Wynn Parent Loan Seen as Bad Sign for Macau

A $500 million revolving loan to Wynn Macau from its U.S. parent is seen as a sign of ongoing weakness for Macau gaming operators. It suggests the city’s casino giants are finding it hard to borrow from banks.

Wynn Parent Loan Seen as Bad Sign for Macau

Wynn Macau Ltd. has received a $500 million revolving loan facility from its U.S.-based parent company, Wynn Resorts. Morgan Stanley analysts speculate that the Macau gaming giant and its peers in the city are having trouble raising money at favorable rates on the open market.

The loan will be used as working capital during the ongoing downturn caused by Covid-19 and China’s “zero-Covid” policy, which closes borders and restricts travel whenever a cluster of viral cases is identified. According to Inside Asian Gaming, Macau’s Big 6 casino concessionaires are said to be losing a combined $800 million per quarter.

In a June 8 note, Morgan Stanley’s Praveen Choudhary, Gareth Leung and Thomas Allen said the loan signals “worsening liquidity of the Macau gaming segment” and “could imply operators having difficulties to borrow from banks. We expect Sands China and SJM could announce similar arrangements soon, unless SJM could complete refinancing soon.”

Last Wednesday, SJM Executive Director Daisy Ho announced that SJM’s refinancing of US$2.4 billion in syndicated loans has been approved by the Macau government and by the banks involved.

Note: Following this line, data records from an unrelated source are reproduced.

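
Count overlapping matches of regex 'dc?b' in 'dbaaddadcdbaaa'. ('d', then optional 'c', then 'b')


Pattern: dc?b means 'd', then optional 'c', then 'b'.
Scanning 'dbaaddadcdbaaa' position-by-position:
  Pos 0: window 'dba' -> MATCH
  Pos 1: window 'baa' -> no
  Pos 2: window 'aad' -> no
  Pos 3: window 'add' -> no
  Pos 4: window 'dda' -> no
  Pos 5: window 'dad' -> no
  Pos 6: window 'adc' -> no
  Pos 7: window 'dcd' -> no
  Pos 8: window 'cdb' -> no
  Pos 9: window 'dba' -> MATCH
  Pos 10: window 'baa' -> no
  Pos 11: window 'aaa' -> no
  Pos 12: window 'aa' -> no
  Pos 13: window 'a' -> no
Total matches: 2

2


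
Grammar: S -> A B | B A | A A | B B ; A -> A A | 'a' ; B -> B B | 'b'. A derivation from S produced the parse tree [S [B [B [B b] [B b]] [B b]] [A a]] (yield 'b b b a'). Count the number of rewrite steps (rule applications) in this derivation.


Every bracketed nonterminal node [X ...] in the tree is produced by exactly one rule application.
Reading the tree off as a leftmost derivation:
  Step 1: S  =>  B A   (applied S -> B A)
  Step 2: B A  =>  B B A   (applied B -> B B)
  Step 3: B B A  =>  B B B A   (applied B -> B B)
  Step 4: B B B A  =>  b B B A   (applied B -> b)
  Step 5: b B B A  =>  b b B A   (applied B -> b)
  Step 6: b b B A  =>  b b b A   (applied B -> b)
  Step 7: b b b A  =>  b b b a   (applied A -> a)
Final yield: b b b a
Total rewrite steps: 7

7


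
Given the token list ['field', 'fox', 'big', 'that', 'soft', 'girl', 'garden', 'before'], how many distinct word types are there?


Listing all tokens and tracking unique types:
  Token 1: 'field' -> NEW (unique so far: 1)
  Token 2: 'fox' -> NEW (unique so far: 2)
  Token 3: 'big' -> NEW (unique so far: 3)
  Token 4: 'that' -> NEW (unique so far: 4)
  Token 5: 'soft' -> NEW (unique so far: 5)
  Token 6: 'girl' -> NEW (unique so far: 6)
  Token 7: 'garden' -> NEW (unique so far: 7)
  Token 8: 'before' -> NEW (unique so far: 8)
Unique types: ('before', 'big', 'field', 'fox', 'garden', 'girl', 'soft', 'that')
Vocabulary size: 8

8


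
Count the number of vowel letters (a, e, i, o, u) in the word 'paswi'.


Scanning each character of 'paswi':
  Position 1: 'p' -> consonant (running count: 0)
  Position 2: 'a' -> vowel (running count: 1)
  Position 3: 's' -> consonant (running count: 1)
  Position 4: 'w' -> consonant (running count: 1)
  Position 5: 'i' -> vowel (running count: 2)
Total vowels: 2

2


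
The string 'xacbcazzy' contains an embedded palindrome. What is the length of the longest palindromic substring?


Scanning 'xacbcazzy' for palindromic substrings.
Substring at positions 1-5: 'acbca'.
Check: reverse('acbca') = 'acbca' -> palindrome confirmed.
Neighbouring characters ('x' / 'z') break symmetry, so it cannot extend further.
No longer palindromic substring exists; longest length = 5

5


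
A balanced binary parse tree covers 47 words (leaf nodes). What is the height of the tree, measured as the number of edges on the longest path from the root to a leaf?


In a balanced binary tree with n leaves the deepest leaf is ceil(log2(n)) edges below the root.
log2(47) = 5.5546
ceil(5.5546) = 6
height (edges) = 6

6


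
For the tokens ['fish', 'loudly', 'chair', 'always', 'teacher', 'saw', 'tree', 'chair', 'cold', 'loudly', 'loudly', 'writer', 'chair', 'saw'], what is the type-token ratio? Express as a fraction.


Tokens: 14
Unique types: ('always', 'chair', 'cold', 'fish', 'loudly', 'saw', 'teacher', 'tree', 'writer') = 9
TTR = 9/14
Already in lowest terms.

9/14


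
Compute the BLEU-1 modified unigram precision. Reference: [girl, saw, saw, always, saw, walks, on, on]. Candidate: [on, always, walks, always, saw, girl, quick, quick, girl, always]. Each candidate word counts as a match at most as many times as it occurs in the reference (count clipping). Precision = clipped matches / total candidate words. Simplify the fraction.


Reference word counts: {'always': 1, 'girl': 1, 'on': 2, 'saw': 3, 'walks': 1}
Checking each candidate word (with clipping):
  'on' -> in reference (ref count 2, used 1/2) -> match (matches: 1)
  'always' -> in reference (ref count 1, used 1/1) -> match (matches: 2)
  'walks' -> in reference (ref count 1, used 1/1) -> match (matches: 3)
  'always' -> ref count 1 already used up (1/1) -> clipped, no match (matches: 3)
  'saw' -> in reference (ref count 3, used 1/3) -> match (matches: 4)
  'girl' -> in reference (ref count 1, used 1/1) -> match (matches: 5)
  'quick' -> not in reference -> no match (matches: 5)
  'quick' -> not in reference -> no match (matches: 5)
  'girl' -> ref count 1 already used up (1/1) -> clipped, no match (matches: 5)
  'always' -> ref count 1 already used up (1/1) -> clipped, no match (matches: 5)
Clipped matches: 5, Candidate length: 10
Precision = 5/10 = 1/2

1/2


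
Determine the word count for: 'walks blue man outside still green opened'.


Counting words by splitting on spaces:
  Word 1: 'walks'
  Word 2: 'blue'
  Word 3: 'man'
  Word 4: 'outside'
  Word 5: 'still'
  Word 6: 'green'
  Word 7: 'opened'
Total words: 7

7


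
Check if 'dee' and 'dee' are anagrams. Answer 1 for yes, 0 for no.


Sort characters of 'dee': 'dee'
Sort characters of 'dee': 'dee'
Sorted forms match -> they ARE anagrams
Result: 1

1


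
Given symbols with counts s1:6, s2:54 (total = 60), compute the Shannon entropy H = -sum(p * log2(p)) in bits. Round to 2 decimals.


Computing entropy H = -sum(p_i * log2(p_i)):
  s1: p = 6/60 = 0.1000, -p*log2(p) = 0.3322
  s2: p = 54/60 = 0.9000, -p*log2(p) = 0.1368
H = sum of terms = 0.4690
Rounded to 2 decimals: 0.47

0.47


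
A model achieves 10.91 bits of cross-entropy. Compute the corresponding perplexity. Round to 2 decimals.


Perplexity formula: PP = 2^H
H = 10.91
PP = 2^10.91
Decompose: 2^10.91 = 2^10 * 2^0.91
2^10 = 1024, 2^0.91 ~ 1.8790455
PP ~ 1024 * 1.8790455 = 1924.1425920
Rounded to 2 decimals: 1924.14

1924.14


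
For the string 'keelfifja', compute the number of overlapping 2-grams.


String 'keelfifja' has length L = 9.
Number of overlapping n-grams = L - n + 1
Substituting: 9 - 2 + 1 = 8

8


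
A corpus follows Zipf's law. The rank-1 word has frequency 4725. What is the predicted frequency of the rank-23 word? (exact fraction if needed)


Zipf's law: freq(rank) = f1 / rank
f1 = 4725, rank = 23
freq = 4725 / 23
GCD(4725, 23) = 1
Simplified: 4725/23

4725/23


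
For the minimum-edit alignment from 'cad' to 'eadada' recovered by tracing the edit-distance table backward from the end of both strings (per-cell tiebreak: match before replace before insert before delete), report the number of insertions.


Edit distance = 4. Backtracking from cell (3, 6) with preference match > replace > insert > delete,
then listing the resulting alignment 'cad' -> 'eadada' left to right:
  Step 1: insert 'e' [insertion #1]
  Step 2: insert 'a' [insertion #2]
  Step 3: replace c->d
  Step 4: keep 'a'
  Step 5: keep 'd'
  Step 6: insert 'a' [insertion #3]
Total insertions: 3

3


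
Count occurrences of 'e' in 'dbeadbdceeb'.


Scanning 'dbeadbdceeb' for 'e':
  Position 2: 'e' -> MATCH (count: 1)
  Position 8: 'e' -> MATCH (count: 2)
  Position 9: 'e' -> MATCH (count: 3)
Total occurrences of 'e': 3

3


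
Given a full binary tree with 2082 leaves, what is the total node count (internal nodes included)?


Leaf nodes (terminals): 2082
Internal nodes = n - 1 = 2082 - 1 = 2081
Total = leaves + internal = 2082 + 2081 = 4163

4163


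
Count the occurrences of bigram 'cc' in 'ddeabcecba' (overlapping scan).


Scanning 'ddeabcecba' for bigram 'cc':
  Position 0: 'dd' -> no
  Position 1: 'de' -> no
  Position 2: 'ea' -> no
  Position 3: 'ab' -> no
  Position 4: 'bc' -> no
  Position 5: 'ce' -> no
  Position 6: 'ec' -> no
  Position 7: 'cb' -> no
  Position 8: 'ba' -> no
Total matches: 0

0


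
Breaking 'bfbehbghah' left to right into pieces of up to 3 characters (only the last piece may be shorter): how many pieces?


'bfbehbghah' has 10 characters.
Chunking with max size 3:
  Chunk 1: 'bfb' (positions 0-2)
  Chunk 2: 'ehb' (positions 3-5)
  Chunk 3: 'gha' (positions 6-8)
  Chunk 4: 'h' (positions 9-9)
Total chunks: ceil(10 / 3) = 4

4


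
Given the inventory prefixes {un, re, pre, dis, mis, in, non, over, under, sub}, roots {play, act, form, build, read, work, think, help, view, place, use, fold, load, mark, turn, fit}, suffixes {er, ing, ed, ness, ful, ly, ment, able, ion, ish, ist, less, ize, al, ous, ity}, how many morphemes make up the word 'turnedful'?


Segmenting 'turnedful' against the inventory:
  'turn' -> root (morpheme 1)
  'ed' -> suffix (morpheme 2)
  'ful' -> suffix (morpheme 3)
Total morphemes: 3

3


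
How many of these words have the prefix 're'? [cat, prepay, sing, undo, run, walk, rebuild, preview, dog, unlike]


Checking each word for prefix 're':
  'cat' -> no (count: 0)
  'prepay' -> no (count: 0)
  'sing' -> no (count: 0)
  'undo' -> no (count: 0)
  'run' -> no (count: 0)
  'walk' -> no (count: 0)
  'rebuild' -> YES, starts with 're' (count: 1)
  'preview' -> no (count: 1)
  'dog' -> no (count: 1)
  'unlike' -> no (count: 1)
Total with prefix 're': 1

1


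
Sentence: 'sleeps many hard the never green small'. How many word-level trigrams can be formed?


Word trigrams from [7] words:
  Trigram 1: (sleeps many hard)
  Trigram 2: (many hard the)
  Trigram 3: (hard the never)
  Trigram 4: (the never green)
  Trigram 5: (never green small)
Total word trigrams: 7 - 2 = 5

5


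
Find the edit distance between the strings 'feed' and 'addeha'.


Building DP table for s1='feed' (len 4) and s2='addeha' (len 6):
       a  d  d  e  h  a
    0  1  2  3  4  5  6
  f 1  1  2  3  4  5  6
  e 2  2  2  3  3  4  5
  e 3  3  3  3  3  4  5
  d 4  4  3  3  4  4  5
Edit distance = dp[4][6] = 5

5


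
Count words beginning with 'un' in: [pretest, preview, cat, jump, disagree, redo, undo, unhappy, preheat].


Checking each word for prefix 'un':
  'pretest' -> no (count: 0)
  'preview' -> no (count: 0)
  'cat' -> no (count: 0)
  'jump' -> no (count: 0)
  'disagree' -> no (count: 0)
  'redo' -> no (count: 0)
  'undo' -> YES, starts with 'un' (count: 1)
  'unhappy' -> YES, starts with 'un' (count: 2)
  'preheat' -> no (count: 2)
Total with prefix 'un': 2

2


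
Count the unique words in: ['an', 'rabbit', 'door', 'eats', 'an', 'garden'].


Listing all tokens and tracking unique types:
  Token 1: 'an' -> NEW (unique so far: 1)
  Token 2: 'rabbit' -> NEW (unique so far: 2)
  Token 3: 'door' -> NEW (unique so far: 3)
  Token 4: 'eats' -> NEW (unique so far: 4)
  Token 5: 'an' -> duplicate (unique so far: 4)
  Token 6: 'garden' -> NEW (unique so far: 5)
Unique types: ('an', 'door', 'eats', 'garden', 'rabbit')
Vocabulary size: 5

5


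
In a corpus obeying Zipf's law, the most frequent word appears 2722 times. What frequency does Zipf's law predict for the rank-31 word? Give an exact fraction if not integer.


Zipf's law: freq(rank) = f1 / rank
f1 = 2722, rank = 31
freq = 2722 / 31
GCD(2722, 31) = 1
Simplified: 2722/31

2722/31


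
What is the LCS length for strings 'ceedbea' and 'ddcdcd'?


DP table for LCS of 'ceedbea' and 'ddcdcd':
       d  d  c  d  c  d
    0  0  0  0  0  0  0
  c 0  0  0  1  1  1  1
  e 0  0  0  1  1  1  1
  e 0  0  0  1  1  1  1
  d 0  1  1  1  2  2  2
  b 0  1  1  1  2  2  2
  e 0  1  1  1  2  2  2
  a 0  1  1  1  2  2  2
LCS: 'cd'
LCS length = 2

2


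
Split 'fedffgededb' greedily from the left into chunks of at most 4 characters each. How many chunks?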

The Morgan Stanley analysts also said that second-quarter gross gaming revenues (GGR) in Macau could tumble even farther than the first quarter. “We expect 2Q Macau GGR at US$1.1 billion (-49 percent quarter-on-quarter and just 12 percent of 2Q19), the third-worst quarter since 2020,” they wrote.

“We estimate 2Q22 [corporate EBITDA] for Macau at [a loss of US$600 million to US$700 million] versus [a loss of US$9 million] in 1Q22. 2Q FCFE (after development capex) could be negative US$1.6 billion to US$1.7 billion for the industry versus a US$1 billion loss in 1Q22.”

Wynn Macau is expected to post an EBITDA loss of US$100 million in the June quarter, they added.

The good news is that the loan facility from Wynn Resorts “highlights … confidence in the long-term growth potential of Macau and the availability of the facility further bolsters the company’s already strong financial position.”

Morgan Stanley projects Wynn Macau will burn cash at a rate of $2 million per day for the second quarter—more than 80 percent above its projected first-quarter daily burn rate figure, amounting to US$1.1 million.